23The appellant testifies she is on two medications, Lithium and Loxapine. She has regular blood tests to confirm her blood levels of Lithium and she is working with the psychiatrist to titrate the best dose of Loxapine. The appellant testifies it is likely she will have to stay on medications like these for the rest of her life. She testifies that she has insight into her condition and is committed to keeping her mental health condition under control with the help of her medical team and the medications that they prescribe and monitor.
24The appellant testified she has a supportive family and she is now living at home with her parents. The stressful situation which existed in March 2022 has been resolved. The appellant feels with her proper diagnosis established and medication she will be able to handle stresses in the future. She admits she should not have been driving when she had her accident but at that time she had not been diagnosed or treated.
25The appellant pointed out both her psychiatrist and family doctor documented that her condition was now stable and she was compliant with treatment and follow up.
26The appellant pointed to her driving record which showed no convictions or other infractions.

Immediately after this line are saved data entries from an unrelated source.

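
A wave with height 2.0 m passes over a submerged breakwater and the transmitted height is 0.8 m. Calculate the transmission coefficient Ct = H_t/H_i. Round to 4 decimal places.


Ct = H_t / H_i
Ct = 0.8 / 2.0
Ct = 0.4000

0.4000


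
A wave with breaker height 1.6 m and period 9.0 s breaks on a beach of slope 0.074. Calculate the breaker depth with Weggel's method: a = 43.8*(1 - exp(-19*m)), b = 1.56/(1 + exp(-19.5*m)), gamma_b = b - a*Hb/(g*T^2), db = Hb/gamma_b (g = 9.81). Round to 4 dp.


a = 43.8 * (1 - exp(-19 * m))
exp(-19 * 0.074) = exp(-1.4060) = 0.245122
a = 43.8 * (1 - 0.245122) = 33.063665
b = 1.56 / (1 + exp(-19.5 * m))
exp(-19.5 * 0.074) = exp(-1.4430) = 0.236218
b = 1.56 / (1 + 0.236218) = 1.261913
Hb / (g * T^2) = 1.6 / (9.81 * 9.0^2) = 1.6 / 794.6100 = 0.00201357
gamma_b = b - a * Hb/(g*T^2) = 1.261913 - 33.063665 * 0.00201357 = 1.195337
db = Hb / gamma_b = 1.6 / 1.195337
db = 1.3385 m

1.3385


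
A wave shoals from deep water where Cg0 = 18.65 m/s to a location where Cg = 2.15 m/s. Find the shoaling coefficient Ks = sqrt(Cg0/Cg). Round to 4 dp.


Ks = sqrt(Cg0 / Cg)
Ks = sqrt(18.65 / 2.15)
Ks = sqrt(8.6744)
Ks = 2.9452

2.9452


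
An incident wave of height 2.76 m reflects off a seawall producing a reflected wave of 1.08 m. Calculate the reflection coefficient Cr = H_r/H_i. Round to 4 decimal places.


Cr = H_r / H_i
Cr = 1.08 / 2.76
Cr = 0.3913

0.3913


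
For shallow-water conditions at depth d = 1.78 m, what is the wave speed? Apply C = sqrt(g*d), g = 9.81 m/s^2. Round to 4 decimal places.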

27I find that the Registrar has not established on a balance of probabilities that the appellant’s mental health condition is likely to significantly interfere with her ability to drive a motor vehicle. I agree with the Registrar that the CCMTA Standard, chapter 14.6.1 is reasonable and relevant to the appellant, and I have considered it here. In my view she satisfies the requirements of 14.6.1. The appellant has insight into her illness and she testifies her medical team have told her she is fit to drive although they are not willing document that opinion. her stable and fit.
28The appellant has not met the Registrar’s requirement for a period of six months stability. While it is hard to be sure exactly how long the appellant has been stable, on a balance of probabilities I find that the appellant has been stable for approximately 5 months. The Ministry has a policy that six months are required if there have been two hospitalizations. The Ministry is entitled to formulate its own internal policies, and it may be that in many cases a person who has been hospitalized twice in one year requires a six-month period of stability.
29However, I also agree with the appellant that each case must be judged on its own merits. In any event I further agree that her hospitalizations should be regarded as one as they were close together and the second was really driven by the same underlying cause as the first—the appellant was eventually electively discharged May 19, 2022 on appropriate medication with appropriate out-patient follow up. In this case I am not satisfied on the evidence before me that the appellant’s mental health condition is likely to significantly interfere with her ability to drive safely.
30I am satisfied that the appellant is receiving appropriate treatment with her follow-up team. With this tight team-based follow up, the appellant will be closely monitored and non-compliance would be noted and reported very quickly. Moreover, the evidence establishes that the appellant has insight into her condition. She voluntarily sought treatment upon feeling unwell and candidly acknowledges that she should not have been driving when she was involved in her pre-diagnosis accident.
E. Order
31For the reasons set out above, pursuant to subsection 50(2) of the HTA, I set aside the Registrar’s decision to suspend the appellant’s Class G Licence.